Japan’s much-publicized, controversial new porn law that passed last year was ostensibly conceived to introduce safeguards against performer coercion.
Is it actually doing its job? It’s perhaps too early to say, though many major adult video stars were publicly opposed to the legislation.
The newly established rules on contracts and paperwork quickly claimed its first victim, when a production firm executive was arrested in December for misleading performers and uploading uncensored material.
Concerns, though, were soon raised about the potential loophole in the law regard private and amateur porn. Would sex tapes be covered? What if they were uploaded to streaming sites?
Certainly, you can be arrested for breaching the obscenity law for using uncensored images and videos to sell content or otherwise make money, as one woman found out in July.
A lot of amateur porn (shiroto) is actually a carefully produced genre of professional porn, made to look like it features nonprofessionals.
Real “amateur” stuff is often called uraaka and increasingly found online on social media platforms like Twitter (X), where the performers/directors/producers post clips of themselves in action. The savvy ones set up an OnlyFans or CandFans account or the like where people can pay to see the rest.
Such people often actively recruit new partners (co-stars) online. The fact that some of them have the bodies of porn stars can sometimes dispel the myth that these people are just like us, though their obvious regular gym attendance also indicates how seriously they take their craft. The only real difference, perhaps, is that the faces are censored, so you can’t identify the performers.
It seems that uraaka porn can still be prosecuted if it doesn’t follow the new guidelines over issuing proper contracts and misleading performers.

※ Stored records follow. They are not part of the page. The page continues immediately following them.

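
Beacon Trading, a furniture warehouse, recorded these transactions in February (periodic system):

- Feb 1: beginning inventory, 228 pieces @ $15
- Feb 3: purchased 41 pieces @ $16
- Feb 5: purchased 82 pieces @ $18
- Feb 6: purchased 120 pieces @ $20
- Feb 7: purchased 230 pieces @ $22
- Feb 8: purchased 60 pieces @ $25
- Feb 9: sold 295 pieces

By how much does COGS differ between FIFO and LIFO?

FIFO COGS: 228 @ $15 + 41 @ $16 + 26 @ $18 = $4,544
LIFO COGS: 60 @ $25 + 230 @ $22 + 5 @ $20 = $6,660
Difference = |$4,544 − $6,660| = $2,116

$2,116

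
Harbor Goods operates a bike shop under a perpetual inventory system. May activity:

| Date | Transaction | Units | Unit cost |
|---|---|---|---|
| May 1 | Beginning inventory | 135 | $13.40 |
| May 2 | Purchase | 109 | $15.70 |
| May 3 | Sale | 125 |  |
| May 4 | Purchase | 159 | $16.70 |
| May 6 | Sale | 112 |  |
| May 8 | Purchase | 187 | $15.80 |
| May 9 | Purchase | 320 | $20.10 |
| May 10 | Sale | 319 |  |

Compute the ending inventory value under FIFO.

May 3, 125 sold [FIFO — oldest first]: 125 @ $13.40 = $1,675.00
May 6, 112 sold [FIFO — oldest first]: 10 @ $13.40 + 102 @ $15.70 = $1,735.40
May 10, 319 sold [FIFO — oldest first]: 7 @ $15.70 + 159 @ $16.70 + 153 @ $15.80 = $5,182.60
Total COGS = $1,675.00 + $1,735.40 + $5,182.60 = $8,593.00
Ending inventory: 34 @ $15.80 + 320 @ $20.10 = $6,969.20

Ending inventory = $6,969.20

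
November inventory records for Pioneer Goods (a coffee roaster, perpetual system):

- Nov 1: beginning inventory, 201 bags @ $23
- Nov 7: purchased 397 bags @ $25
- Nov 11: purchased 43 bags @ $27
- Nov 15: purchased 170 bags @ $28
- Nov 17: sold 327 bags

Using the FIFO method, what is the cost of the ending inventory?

Nov 17, 327 sold [FIFO — oldest first]: 201 @ $23 + 126 @ $25 = $7,773
Ending inventory: 271 @ $25 + 43 @ $27 + 170 @ $28 = $12,696

Ending inventory = $12,696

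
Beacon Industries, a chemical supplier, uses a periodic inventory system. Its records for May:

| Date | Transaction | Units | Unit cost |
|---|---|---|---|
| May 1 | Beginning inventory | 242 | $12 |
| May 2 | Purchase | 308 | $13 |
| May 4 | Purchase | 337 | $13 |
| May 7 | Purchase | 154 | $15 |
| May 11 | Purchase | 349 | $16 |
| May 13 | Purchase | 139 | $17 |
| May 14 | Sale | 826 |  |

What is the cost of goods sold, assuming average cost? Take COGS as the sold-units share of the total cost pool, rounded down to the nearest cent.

May 14, sell 826: 826/1529 × $21,546.00 → $11,639.63
Ending inventory (cost pool remaining) = $9,906.37

COGS = $11,639.63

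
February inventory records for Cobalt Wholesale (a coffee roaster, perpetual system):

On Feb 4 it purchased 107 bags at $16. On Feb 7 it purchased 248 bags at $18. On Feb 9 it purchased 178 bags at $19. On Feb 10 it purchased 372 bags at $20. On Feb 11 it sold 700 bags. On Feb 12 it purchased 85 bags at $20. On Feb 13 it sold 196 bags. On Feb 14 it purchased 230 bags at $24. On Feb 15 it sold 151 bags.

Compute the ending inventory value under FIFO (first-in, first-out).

Ending inventory = $4,152

Feb 11, 700 sold [FIFO — oldest first]: 107 @ $16 + 248 @ $18 + 178 @ $19 + 167 @ $20 = $12,898
Feb 13, 196 sold [FIFO — oldest first]: 196 @ $20 = $3,920
Feb 15, 151 sold [FIFO — oldest first]: 9 @ $20 + 85 @ $20 + 57 @ $24 = $3,248
Total COGS = $12,898 + $3,920 + $3,248 = $20,066
Ending inventory: 173 @ $24 = $4,152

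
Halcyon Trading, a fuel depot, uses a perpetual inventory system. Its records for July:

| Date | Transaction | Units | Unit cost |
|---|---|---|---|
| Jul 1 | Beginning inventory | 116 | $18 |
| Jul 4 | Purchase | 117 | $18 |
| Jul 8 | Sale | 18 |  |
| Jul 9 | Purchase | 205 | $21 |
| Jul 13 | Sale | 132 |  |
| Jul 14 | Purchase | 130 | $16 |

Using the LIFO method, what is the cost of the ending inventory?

Ending inventory = $7,483

Jul 8, 18 sold [LIFO — newest first]: 18 @ $18 = $324
Jul 13, 132 sold [LIFO — newest first]: 132 @ $21 = $2,772
Total COGS = $324 + $2,772 = $3,096
Ending inventory: 116 @ $18 + 99 @ $18 + 73 @ $21 + 130 @ $16 = $7,483
Check: goods available $10,579 = COGS $3,096 + ending $7,483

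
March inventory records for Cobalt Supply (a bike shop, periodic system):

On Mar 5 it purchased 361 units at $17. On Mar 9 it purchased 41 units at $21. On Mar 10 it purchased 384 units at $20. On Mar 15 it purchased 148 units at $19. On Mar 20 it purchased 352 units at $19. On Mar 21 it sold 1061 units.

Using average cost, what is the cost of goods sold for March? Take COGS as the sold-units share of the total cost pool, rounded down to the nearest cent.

COGS = $19,947.79

Mar 21, sell 1061: 1061/1286 × $24,178.00 → $19,947.79
Ending inventory (cost pool remaining) = $4,230.21
Check: goods available $24,178.00 = COGS $19,947.79 + ending $4,230.21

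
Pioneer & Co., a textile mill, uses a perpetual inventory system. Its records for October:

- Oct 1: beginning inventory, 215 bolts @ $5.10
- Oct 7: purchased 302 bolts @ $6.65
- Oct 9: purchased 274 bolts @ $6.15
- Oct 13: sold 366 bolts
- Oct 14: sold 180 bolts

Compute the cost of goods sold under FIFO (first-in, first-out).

Oct 13, 366 sold [FIFO — oldest first]: 215 @ $5.10 + 151 @ $6.65 = $2,100.65
Oct 14, 180 sold [FIFO — oldest first]: 151 @ $6.65 + 29 @ $6.15 = $1,182.50
Total COGS = $2,100.65 + $1,182.50 = $3,283.15
Ending inventory: 245 @ $6.15 = $1,506.75

COGS = $3,283.15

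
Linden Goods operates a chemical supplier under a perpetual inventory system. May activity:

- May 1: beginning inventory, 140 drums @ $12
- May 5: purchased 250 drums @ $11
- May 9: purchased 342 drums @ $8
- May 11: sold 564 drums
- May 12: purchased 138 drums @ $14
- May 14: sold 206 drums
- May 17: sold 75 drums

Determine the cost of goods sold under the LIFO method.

May 11, 564 sold [LIFO — newest first]: 342 @ $8 + 222 @ $11 = $5,178
May 14, 206 sold [LIFO — newest first]: 138 @ $14 + 28 @ $11 + 40 @ $12 = $2,720
May 17, 75 sold [LIFO — newest first]: 75 @ $12 = $900
Total COGS = $5,178 + $2,720 + $900 = $8,798
Ending inventory: 25 @ $12 = $300
Check: goods available $9,098 = COGS $8,798 + ending $300

COGS = $8,798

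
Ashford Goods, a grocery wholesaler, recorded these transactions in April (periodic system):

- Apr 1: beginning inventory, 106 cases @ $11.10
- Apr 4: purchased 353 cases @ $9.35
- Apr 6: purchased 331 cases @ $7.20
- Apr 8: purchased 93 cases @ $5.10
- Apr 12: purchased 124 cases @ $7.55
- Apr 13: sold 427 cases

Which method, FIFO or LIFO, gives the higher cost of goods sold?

FIFO

FIFO COGS: 106 @ $11.10 + 321 @ $9.35 = $4,177.95
LIFO COGS: 124 @ $7.55 + 93 @ $5.10 + 210 @ $7.20 = $2,922.50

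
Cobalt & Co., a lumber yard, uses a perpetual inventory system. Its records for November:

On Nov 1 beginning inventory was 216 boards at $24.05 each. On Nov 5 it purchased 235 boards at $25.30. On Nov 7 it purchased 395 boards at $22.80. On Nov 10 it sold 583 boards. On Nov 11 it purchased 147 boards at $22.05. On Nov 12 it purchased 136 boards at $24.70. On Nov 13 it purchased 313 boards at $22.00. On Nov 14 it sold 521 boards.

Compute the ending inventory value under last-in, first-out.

Nov 10, 583 sold [LIFO — newest first]: 395 @ $22.80 + 188 @ $25.30 = $13,762.40
Nov 14, 521 sold [LIFO — newest first]: 313 @ $22.00 + 136 @ $24.70 + 72 @ $22.05 = $11,832.80
Total COGS = $13,762.40 + $11,832.80 = $25,595.20
Ending inventory: 216 @ $24.05 + 47 @ $25.30 + 75 @ $22.05 = $8,037.65
Check: goods available $33,632.85 = COGS $25,595.20 + ending $8,037.65

Ending inventory = $8,037.65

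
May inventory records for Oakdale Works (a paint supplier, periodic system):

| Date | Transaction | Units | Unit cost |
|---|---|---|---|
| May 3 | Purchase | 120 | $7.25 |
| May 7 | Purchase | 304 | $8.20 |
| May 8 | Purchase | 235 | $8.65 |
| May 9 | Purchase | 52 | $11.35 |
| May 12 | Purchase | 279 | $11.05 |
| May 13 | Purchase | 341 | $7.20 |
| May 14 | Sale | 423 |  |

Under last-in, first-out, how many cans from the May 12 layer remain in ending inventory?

May 14, 423 sold [LIFO — newest first]: 341 @ $7.20 + 82 @ $11.05 = $3,361.30
Ending inventory: 120 @ $7.25 + 304 @ $8.20 + 235 @ $8.65 + 52 @ $11.35 + 197 @ $11.05 = $8,162.60

197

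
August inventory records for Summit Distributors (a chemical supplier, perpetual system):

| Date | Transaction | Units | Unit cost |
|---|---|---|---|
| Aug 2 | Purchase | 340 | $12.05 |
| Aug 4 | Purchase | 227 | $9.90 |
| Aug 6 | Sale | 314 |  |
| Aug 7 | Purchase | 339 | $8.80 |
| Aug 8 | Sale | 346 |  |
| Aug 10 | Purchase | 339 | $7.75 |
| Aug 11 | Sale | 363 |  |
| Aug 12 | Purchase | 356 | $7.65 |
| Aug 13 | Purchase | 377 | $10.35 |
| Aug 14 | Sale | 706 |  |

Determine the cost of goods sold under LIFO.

Aug 6, 314 sold [LIFO — newest first]: 227 @ $9.90 + 87 @ $12.05 = $3,295.65
Aug 8, 346 sold [LIFO — newest first]: 339 @ $8.80 + 7 @ $12.05 = $3,067.55
Aug 11, 363 sold [LIFO — newest first]: 339 @ $7.75 + 24 @ $12.05 = $2,916.45
Aug 14, 706 sold [LIFO — newest first]: 377 @ $10.35 + 329 @ $7.65 = $6,418.80
Total COGS = $3,295.65 + $3,067.55 + $2,916.45 + $6,418.80 = $15,698.45
Ending inventory: 222 @ $12.05 + 27 @ $7.65 = $2,881.65
Check: goods available $18,580.10 = COGS $15,698.45 + ending $2,881.65

COGS = $15,698.45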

On September 19, Kanagawa police arrested a fitness trainer called Yasuo Fukamoto over violating the new porn law. It’s the first such arrest in the prefecture, according to a Shueisha online report.

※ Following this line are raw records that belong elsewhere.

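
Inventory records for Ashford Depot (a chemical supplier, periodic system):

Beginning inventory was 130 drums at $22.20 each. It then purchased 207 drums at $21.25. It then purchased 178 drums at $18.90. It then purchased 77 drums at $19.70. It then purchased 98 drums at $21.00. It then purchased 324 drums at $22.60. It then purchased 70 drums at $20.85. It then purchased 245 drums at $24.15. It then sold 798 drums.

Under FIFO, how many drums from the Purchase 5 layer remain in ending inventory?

Sale 1 (798) [FIFO — oldest first]: 130 @ $22.20 + 207 @ $21.25 + 178 @ $18.90 + 77 @ $19.70 + 98 @ $21.00 + 108 @ $22.60 = $16,664.65
Ending inventory: 216 @ $22.60 + 70 @ $20.85 + 245 @ $24.15 = $12,257.85
Check: goods available $28,922.50 = COGS $16,664.65 + ending $12,257.85

216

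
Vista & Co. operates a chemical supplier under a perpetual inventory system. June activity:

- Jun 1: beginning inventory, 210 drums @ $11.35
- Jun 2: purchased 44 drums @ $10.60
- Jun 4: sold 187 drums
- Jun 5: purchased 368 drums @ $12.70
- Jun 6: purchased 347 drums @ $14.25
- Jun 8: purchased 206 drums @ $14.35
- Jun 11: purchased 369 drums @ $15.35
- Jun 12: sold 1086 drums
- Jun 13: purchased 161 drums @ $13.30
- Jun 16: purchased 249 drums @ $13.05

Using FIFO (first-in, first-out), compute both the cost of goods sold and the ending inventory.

Jun 4, 187 sold [FIFO — oldest first]: 187 @ $11.35 = $2,122.45
Jun 12, 1086 sold [FIFO — oldest first]: 23 @ $11.35 + 44 @ $10.60 + 368 @ $12.70 + 347 @ $14.25 + 206 @ $14.35 + 98 @ $15.35 = $14,806.20
Total COGS = $2,122.45 + $14,806.20 = $16,928.65
Ending inventory: 271 @ $15.35 + 161 @ $13.30 + 249 @ $13.05 = $9,550.60
Check: goods available $26,479.25 = COGS $16,928.65 + ending $9,550.60

COGS = $16,928.65; ending inventory = $9,550.60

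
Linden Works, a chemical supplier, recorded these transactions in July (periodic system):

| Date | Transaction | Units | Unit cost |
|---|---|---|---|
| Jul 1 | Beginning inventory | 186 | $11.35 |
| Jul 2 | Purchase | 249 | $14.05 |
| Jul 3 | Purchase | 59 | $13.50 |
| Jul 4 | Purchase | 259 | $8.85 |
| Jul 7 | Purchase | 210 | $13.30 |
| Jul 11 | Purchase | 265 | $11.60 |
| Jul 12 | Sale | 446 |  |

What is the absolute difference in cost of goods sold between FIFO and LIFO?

$276.75

FIFO COGS: 186 @ $11.35 + 249 @ $14.05 + 11 @ $13.50 = $5,758.05
LIFO COGS: 265 @ $11.60 + 181 @ $13.30 = $5,481.30
Difference = |$5,758.05 − $5,481.30| = $276.75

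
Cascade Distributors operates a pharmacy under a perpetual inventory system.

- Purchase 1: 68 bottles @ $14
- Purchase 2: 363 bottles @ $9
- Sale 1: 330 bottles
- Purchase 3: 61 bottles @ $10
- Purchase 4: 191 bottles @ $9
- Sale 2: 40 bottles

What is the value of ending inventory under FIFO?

Sale 1 (330) [FIFO — oldest first]: 68 @ $14 + 262 @ $9 = $3,310
Sale 2 (40) [FIFO — oldest first]: 40 @ $9 = $360
Total COGS = $3,310 + $360 = $3,670
Ending inventory: 61 @ $9 + 61 @ $10 + 191 @ $9 = $2,878

Ending inventory = $2,878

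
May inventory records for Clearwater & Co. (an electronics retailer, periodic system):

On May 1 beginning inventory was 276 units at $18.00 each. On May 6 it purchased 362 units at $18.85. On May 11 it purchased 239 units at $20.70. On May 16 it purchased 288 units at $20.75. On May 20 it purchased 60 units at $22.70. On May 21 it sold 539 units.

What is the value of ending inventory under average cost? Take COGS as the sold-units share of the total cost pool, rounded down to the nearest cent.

Ending inventory = $13,483.12

May 21, sell 539: 539/1225 × $24,077.00 → $10,593.88
Ending inventory (cost pool remaining) = $13,483.12
Check: goods available $24,077.00 = COGS $10,593.88 + ending $13,483.12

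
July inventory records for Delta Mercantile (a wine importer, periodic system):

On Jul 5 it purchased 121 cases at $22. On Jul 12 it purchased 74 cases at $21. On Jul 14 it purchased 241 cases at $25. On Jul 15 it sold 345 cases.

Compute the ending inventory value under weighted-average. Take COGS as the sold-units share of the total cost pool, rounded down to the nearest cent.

Jul 15, sell 345: 345/436 × $10,241.00 → $8,103.54
Ending inventory (cost pool remaining) = $2,137.46

Ending inventory = $2,137.46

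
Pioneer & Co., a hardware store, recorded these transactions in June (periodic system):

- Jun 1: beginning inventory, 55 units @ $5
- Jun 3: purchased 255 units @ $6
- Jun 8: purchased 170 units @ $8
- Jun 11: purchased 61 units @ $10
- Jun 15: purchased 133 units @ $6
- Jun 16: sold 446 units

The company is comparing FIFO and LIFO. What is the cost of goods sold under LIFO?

COGS = $3,260

FIFO COGS: 55 @ $5 + 255 @ $6 + 136 @ $8 = $2,893
LIFO COGS: 133 @ $6 + 61 @ $10 + 170 @ $8 + 82 @ $6 = $3,260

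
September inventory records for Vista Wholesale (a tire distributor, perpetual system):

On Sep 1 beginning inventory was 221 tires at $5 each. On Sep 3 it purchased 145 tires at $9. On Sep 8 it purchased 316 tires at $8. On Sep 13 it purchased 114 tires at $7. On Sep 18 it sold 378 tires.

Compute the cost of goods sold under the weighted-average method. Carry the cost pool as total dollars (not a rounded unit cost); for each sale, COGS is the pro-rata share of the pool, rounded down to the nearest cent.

COGS = $2,723.87

After Sep 1: 221 on hand, pool $1,105.00 (≈ $5.0000 each)
After Sep 3: 366 on hand, pool $2,410.00 (≈ $6.5847 each)
After Sep 8: 682 on hand, pool $4,938.00 (≈ $7.2405 each)
After Sep 13: 796 on hand, pool $5,736.00 (≈ $7.2060 each)
Sep 18, sell 378: 378/796 × $5,736.00 → $2,723.87
Ending inventory (cost pool remaining) = $3,012.13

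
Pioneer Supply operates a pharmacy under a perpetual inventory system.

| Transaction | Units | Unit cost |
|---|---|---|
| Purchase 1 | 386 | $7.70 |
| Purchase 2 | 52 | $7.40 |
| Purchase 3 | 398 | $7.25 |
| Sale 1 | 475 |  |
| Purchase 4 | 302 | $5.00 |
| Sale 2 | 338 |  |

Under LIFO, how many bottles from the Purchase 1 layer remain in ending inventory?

325

Sale 1 (475) [LIFO — newest first]: 398 @ $7.25 + 52 @ $7.40 + 25 @ $7.70 = $3,462.80
Sale 2 (338) [LIFO — newest first]: 302 @ $5.00 + 36 @ $7.70 = $1,787.20
Total COGS = $3,462.80 + $1,787.20 = $5,250.00
Ending inventory: 325 @ $7.70 = $2,502.50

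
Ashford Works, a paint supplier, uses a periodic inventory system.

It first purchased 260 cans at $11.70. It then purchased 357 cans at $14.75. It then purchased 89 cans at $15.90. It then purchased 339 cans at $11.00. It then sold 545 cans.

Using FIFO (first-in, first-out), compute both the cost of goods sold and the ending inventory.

COGS = $7,245.75; ending inventory = $6,206.10

Sale 1 (545) [FIFO — oldest first]: 260 @ $11.70 + 285 @ $14.75 = $7,245.75
Ending inventory: 72 @ $14.75 + 89 @ $15.90 + 339 @ $11.00 = $6,206.10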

From December 2022 to April this year, the muscular Fukamoto appeared in porn that he shot and edited with women he recruited online. He is alleged to have not explained properly to the four women in their twenties what would happen to the content, and to have not provided a contract even though he was selling the content.
The 42-year-old Tokyo resident also offered the content for sale with the faces of the women uncensored for those willing to pay a higher fee. It was this that got him into trouble, because the women noticed and complained to police. The women had agreed to appear if their faces and genitalia were pixellated.

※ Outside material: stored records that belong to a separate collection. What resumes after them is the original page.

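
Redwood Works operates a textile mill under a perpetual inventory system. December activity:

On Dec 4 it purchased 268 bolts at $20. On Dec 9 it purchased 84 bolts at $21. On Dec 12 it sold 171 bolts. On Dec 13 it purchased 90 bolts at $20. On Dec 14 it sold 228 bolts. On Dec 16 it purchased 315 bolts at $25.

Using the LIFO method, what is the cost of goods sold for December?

Dec 12, 171 sold [LIFO — newest first]: 84 @ $21 + 87 @ $20 = $3,504
Dec 14, 228 sold [LIFO — newest first]: 90 @ $20 + 138 @ $20 = $4,560
Total COGS = $3,504 + $4,560 = $8,064
Ending inventory: 43 @ $20 + 315 @ $25 = $8,735
Check: goods available $16,799 = COGS $8,064 + ending $8,735

COGS = $8,064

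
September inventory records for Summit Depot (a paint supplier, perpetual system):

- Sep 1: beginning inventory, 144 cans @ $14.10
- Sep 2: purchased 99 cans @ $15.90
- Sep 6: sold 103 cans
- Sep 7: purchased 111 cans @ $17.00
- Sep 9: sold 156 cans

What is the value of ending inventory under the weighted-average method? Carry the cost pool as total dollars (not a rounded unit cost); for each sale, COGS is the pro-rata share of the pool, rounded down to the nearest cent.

Ending inventory = $1,500.20

After Sep 1: 144 on hand, pool $2,030.40 (≈ $14.1000 each)
After Sep 2: 243 on hand, pool $3,604.50 (≈ $14.8333 each)
Sep 6, sell 103: 103/243 × $3,604.50 → $1,527.83
After Sep 7: 251 on hand, pool $3,963.67 (≈ $15.7915 each)
Sep 9, sell 156: 156/251 × $3,963.67 → $2,463.47
Total COGS = $1,527.83 + $2,463.47 = $3,991.30
Ending inventory (cost pool remaining) = $1,500.20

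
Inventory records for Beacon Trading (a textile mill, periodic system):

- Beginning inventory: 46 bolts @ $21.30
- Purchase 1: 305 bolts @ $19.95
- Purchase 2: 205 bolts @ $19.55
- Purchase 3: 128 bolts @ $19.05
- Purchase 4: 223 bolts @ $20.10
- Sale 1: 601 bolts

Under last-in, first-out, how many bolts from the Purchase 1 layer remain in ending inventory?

Sale 1 (601) [LIFO — newest first]: 223 @ $20.10 + 128 @ $19.05 + 205 @ $19.55 + 45 @ $19.95 = $11,826.20
Ending inventory: 46 @ $21.30 + 260 @ $19.95 = $6,166.80
Check: goods available $17,993.00 = COGS $11,826.20 + ending $6,166.80

260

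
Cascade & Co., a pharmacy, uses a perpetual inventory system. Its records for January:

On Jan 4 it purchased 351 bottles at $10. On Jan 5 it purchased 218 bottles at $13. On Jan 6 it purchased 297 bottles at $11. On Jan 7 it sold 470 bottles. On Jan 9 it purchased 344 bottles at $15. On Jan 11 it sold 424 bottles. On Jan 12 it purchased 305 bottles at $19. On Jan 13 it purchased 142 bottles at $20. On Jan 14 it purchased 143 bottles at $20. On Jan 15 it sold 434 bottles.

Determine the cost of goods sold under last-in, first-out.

Jan 7, 470 sold [LIFO — newest first]: 297 @ $11 + 173 @ $13 = $5,516
Jan 11, 424 sold [LIFO — newest first]: 344 @ $15 + 45 @ $13 + 35 @ $10 = $6,095
Jan 15, 434 sold [LIFO — newest first]: 143 @ $20 + 142 @ $20 + 149 @ $19 = $8,531
Total COGS = $5,516 + $6,095 + $8,531 = $20,142
Ending inventory: 316 @ $10 + 156 @ $19 = $6,124
Check: goods available $26,266 = COGS $20,142 + ending $6,124

COGS = $20,142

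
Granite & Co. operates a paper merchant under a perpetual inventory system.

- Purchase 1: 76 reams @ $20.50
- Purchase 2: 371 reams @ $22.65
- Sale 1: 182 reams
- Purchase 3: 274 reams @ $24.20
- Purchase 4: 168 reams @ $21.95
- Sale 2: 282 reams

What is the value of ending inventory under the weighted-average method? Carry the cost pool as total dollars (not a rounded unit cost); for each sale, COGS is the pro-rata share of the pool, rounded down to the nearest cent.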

Fukamoto has admitted the charges.
Like many such uraaka porn producers, he has an X account called Kintoretokei (literally, muscle training clock) where he promoted his content to his 100,000 followers. He regularly received messages from women attracted to his hunky body. We’re not sure how long it will stay online but at the time of writing, Fukamoto had posted content as recently as June, showing him having sex with beautiful women.
His earnings from the pay-to-view AV fan site content were apparently over 1 million a month.